NEW YORK (FOX 5 NEWS) - Ticks are already active and out in full force in the New York area, including Long Island. This could be a bad tick season, so you need to protect yourself and your family.
Pulling white flannel across a grassy area to find ticks that cling to the fabric is known as "dragging." It allows researchers to learn what populations are in the area and what stages the ticks are in.
"We have the dog tick, the lone star tick, which is actually the most numerous overall, and then we have the deer tick or the blacklegged tick, which is the same thing," said Dr. Tamson Yeh of Cornell Cooperative Extension for Suffolk County. "The blacklegged or deer tick is the one that people are most frightened of because that's the one that carries Lyme disease."
Dr. Yeh, a pest management specialist, said it is too early to officially predict this year's tick season. While some scientists attribute an increase to mice eating the abundance of acorns, Yeh said recent moisture and rain is exactly what the deer tick prefers. Preventing tick bites is key.
About 300,000 cases of Lyme disease are diagnosed annually in the United States. The majority of cases are in 14 states, including New York. Doctors recommend testing for the disease if you've been in a wooded area and have symptoms.

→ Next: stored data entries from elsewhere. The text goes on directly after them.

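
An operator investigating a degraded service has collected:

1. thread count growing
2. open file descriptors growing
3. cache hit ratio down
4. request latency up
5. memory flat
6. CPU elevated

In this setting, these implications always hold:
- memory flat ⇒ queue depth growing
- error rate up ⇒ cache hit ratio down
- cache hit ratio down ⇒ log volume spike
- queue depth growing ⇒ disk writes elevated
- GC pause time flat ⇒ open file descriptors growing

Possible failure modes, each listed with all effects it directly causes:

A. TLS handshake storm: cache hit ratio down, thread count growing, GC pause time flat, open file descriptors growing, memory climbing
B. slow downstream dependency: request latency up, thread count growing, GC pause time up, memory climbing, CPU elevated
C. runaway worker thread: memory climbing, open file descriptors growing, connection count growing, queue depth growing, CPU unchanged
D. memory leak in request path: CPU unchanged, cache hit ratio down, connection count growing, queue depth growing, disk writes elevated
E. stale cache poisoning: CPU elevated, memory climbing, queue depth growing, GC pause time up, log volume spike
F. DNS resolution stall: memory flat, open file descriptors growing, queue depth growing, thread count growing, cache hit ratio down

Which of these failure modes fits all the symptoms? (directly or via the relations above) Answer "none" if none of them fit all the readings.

none

For each candidate, compare predicted effects to what was observed:
(A) TLS handshake storm — fails on request latency up, memory flat, CPU elevated (predicts memory climbing, not memory flat)
(B) slow downstream dependency — fails on open file descriptors growing, cache hit ratio down, memory flat (predicts memory climbing, not memory flat)
(C) runaway worker thread — fails on thread count growing, cache hit ratio down, request latency up, memory flat, CPU elevated (predicts memory climbing, not memory flat; predicts CPU unchanged, not CPU elevated)
(D) memory leak in request path — thread count growing NO; open file descriptors growing NO; cache hit ratio down yes; request latency up NO; memory flat NO; CPU elevated NO
(E) stale cache poisoning — fails on thread count growing, open file descriptors growing, cache hit ratio down, request latency up, memory flat (predicts memory climbing, not memory flat)
(F) DNS resolution stall — thread count growing yes; open file descriptors growing yes; cache hit ratio down yes; request latency up NO; memory flat yes; CPU elevated NO
Every candidate fails on at least one observation.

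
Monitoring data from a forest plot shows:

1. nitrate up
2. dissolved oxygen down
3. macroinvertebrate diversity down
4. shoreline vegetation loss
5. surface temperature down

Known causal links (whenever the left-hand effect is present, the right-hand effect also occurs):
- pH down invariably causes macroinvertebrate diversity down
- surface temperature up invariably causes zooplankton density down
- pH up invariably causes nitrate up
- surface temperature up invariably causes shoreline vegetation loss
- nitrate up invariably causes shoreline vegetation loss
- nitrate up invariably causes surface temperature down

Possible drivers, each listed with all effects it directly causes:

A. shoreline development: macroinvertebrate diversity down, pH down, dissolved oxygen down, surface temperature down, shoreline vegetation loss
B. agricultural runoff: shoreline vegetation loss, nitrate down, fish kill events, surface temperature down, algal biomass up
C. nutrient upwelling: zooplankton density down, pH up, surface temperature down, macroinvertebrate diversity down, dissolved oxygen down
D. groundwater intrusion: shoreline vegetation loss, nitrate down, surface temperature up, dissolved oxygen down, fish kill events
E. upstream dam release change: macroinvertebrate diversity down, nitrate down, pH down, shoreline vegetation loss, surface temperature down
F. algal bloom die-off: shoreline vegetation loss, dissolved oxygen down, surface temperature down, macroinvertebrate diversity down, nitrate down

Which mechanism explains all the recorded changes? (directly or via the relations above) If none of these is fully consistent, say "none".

Per-candidate check:
(A) shoreline development — nitrate up miss; dissolved oxygen down match; macroinvertebrate diversity down match; shoreline vegetation loss match; surface temperature down match
(B) agricultural runoff — fails on nitrate up, dissolved oxygen down, macroinvertebrate diversity down (predicts nitrate down, not nitrate up)
(C) nutrient upwelling — accounts for every observation (nitrate up via pH up → nitrate up)
(D) groundwater intrusion — fails on nitrate up, macroinvertebrate diversity down, surface temperature down (predicts nitrate down, not nitrate up; predicts surface temperature up, not surface temperature down)
(E) upstream dam release change — nitrate up miss; dissolved oxygen down miss; macroinvertebrate diversity down match; shoreline vegetation loss match; surface temperature down match
(F) algal bloom die-off — fails on nitrate up (predicts nitrate down, not nitrate up)
Only (C) is consistent with every observation.

C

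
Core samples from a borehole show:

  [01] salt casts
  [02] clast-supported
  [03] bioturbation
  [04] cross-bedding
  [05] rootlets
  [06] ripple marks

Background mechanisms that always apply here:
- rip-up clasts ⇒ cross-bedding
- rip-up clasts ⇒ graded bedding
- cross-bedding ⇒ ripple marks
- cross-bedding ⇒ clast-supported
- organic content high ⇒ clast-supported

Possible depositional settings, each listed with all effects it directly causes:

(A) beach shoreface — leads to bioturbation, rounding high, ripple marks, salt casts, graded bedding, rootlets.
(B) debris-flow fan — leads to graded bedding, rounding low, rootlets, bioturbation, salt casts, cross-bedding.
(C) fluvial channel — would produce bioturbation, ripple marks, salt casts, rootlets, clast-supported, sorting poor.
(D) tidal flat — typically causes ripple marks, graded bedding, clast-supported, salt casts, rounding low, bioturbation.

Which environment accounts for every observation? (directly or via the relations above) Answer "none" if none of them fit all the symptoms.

Testing each hypothesis:
(A) beach shoreface — salt casts yes; clast-supported NO; bioturbation yes; cross-bedding NO; rootlets yes; ripple marks yes
(B) debris-flow fan — accounts for every observation (clast-supported via cross-bedding → clast-supported)
(C) fluvial channel — does not account for cross-bedding
(D) tidal flat — salt casts yes; clast-supported yes; bioturbation yes; cross-bedding NO; rootlets NO; ripple marks yes
Only (B) is consistent with every observation.

B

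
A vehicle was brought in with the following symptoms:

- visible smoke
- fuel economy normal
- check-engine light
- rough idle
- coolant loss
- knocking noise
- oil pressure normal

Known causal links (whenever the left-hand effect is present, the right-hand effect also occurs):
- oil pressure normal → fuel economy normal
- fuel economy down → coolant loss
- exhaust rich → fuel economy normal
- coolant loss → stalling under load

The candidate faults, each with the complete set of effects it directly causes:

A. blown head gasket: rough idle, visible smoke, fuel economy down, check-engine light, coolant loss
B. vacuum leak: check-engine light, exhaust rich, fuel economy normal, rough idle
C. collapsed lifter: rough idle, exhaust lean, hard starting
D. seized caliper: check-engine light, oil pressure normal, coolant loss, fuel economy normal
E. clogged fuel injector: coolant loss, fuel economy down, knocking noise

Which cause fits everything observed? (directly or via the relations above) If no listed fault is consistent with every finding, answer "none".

Testing each hypothesis:
(A) blown head gasket — fails on fuel economy normal, knocking noise, oil pressure normal (predicts fuel economy down, not fuel economy normal)
(B) vacuum leak — visible smoke NO; fuel economy normal yes; check-engine light yes; rough idle yes; coolant loss NO; knocking noise NO; oil pressure normal NO
(C) collapsed lifter — visible smoke NO; fuel economy normal NO; check-engine light NO; rough idle yes; coolant loss NO; knocking noise NO; oil pressure normal NO
(D) seized caliper — does not account for visible smoke, rough idle, knocking noise
(E) clogged fuel injector — visible smoke NO; fuel economy normal NO; check-engine light NO; rough idle NO; coolant loss yes; knocking noise yes; oil pressure normal NO
None of the listed candidates fits everything.

none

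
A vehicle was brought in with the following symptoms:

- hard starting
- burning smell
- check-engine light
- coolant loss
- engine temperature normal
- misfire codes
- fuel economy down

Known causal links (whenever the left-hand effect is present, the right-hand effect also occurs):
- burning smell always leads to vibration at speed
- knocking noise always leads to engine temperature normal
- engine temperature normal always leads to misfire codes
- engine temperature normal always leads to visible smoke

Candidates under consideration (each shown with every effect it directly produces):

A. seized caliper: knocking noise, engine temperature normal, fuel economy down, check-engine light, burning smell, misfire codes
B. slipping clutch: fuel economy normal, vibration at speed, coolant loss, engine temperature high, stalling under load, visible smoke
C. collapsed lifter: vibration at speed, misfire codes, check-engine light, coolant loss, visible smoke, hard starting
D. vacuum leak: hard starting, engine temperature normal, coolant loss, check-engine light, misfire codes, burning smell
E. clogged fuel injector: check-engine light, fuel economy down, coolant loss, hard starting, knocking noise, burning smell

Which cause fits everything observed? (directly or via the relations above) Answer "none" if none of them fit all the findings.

E

Per-candidate check:
(A) seized caliper — hard starting -; burning smell +; check-engine light +; coolant loss -; engine temperature normal +; misfire codes +; fuel economy down +
(B) slipping clutch — hard starting -; burning smell -; check-engine light -; coolant loss +; engine temperature normal -; misfire codes -; fuel economy down -
(C) collapsed lifter — hard starting +; burning smell -; check-engine light +; coolant loss +; engine temperature normal -; misfire codes +; fuel economy down -
(D) vacuum leak — does not account for fuel economy down
(E) clogged fuel injector — accounts for every observation (engine temperature normal through knocking noise → engine temperature normal)
Only (E) is consistent with every observation.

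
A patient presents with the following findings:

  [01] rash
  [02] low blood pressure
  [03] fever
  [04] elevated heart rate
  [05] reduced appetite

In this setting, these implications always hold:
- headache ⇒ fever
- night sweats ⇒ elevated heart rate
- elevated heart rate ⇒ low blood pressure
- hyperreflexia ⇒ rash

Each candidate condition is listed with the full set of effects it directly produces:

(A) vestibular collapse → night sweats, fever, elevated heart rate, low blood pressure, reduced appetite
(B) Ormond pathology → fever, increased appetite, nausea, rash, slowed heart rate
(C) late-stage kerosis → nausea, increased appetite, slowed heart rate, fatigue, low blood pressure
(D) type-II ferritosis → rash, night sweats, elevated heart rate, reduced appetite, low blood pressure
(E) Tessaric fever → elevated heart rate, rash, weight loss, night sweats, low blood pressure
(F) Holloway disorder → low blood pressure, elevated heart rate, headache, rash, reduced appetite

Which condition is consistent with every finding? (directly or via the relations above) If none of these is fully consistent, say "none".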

"The tick has to be attached generally for an extended period of time before it will transmit the infection," said Dr. Janice Verley of Nassau University Medical Center. "That's thought to be 36 to 48 hours."
Doctors say that ticks can spread more than Lyme disease; they can transmit bacterial, viral, and protozoal pathogens.
Dr. Yeh spotted a lone star nymph the size of a pin on the cloth. Once it has a blood meal it will become an adult.
"Ticks can't live in trees, they don't drop out of trees on you, but they do walk very quickly up to your head or ear area because if you're a grazing animal, that's the warm area," Dr. Yeh said. "So mostly they're moved around, the lone stars, by deer."
When it comes to protecting your property, cedar oil has shown to act as an organic deterrent. Wear long sleeves and thoroughly check yourself and any pets after walking through the woods.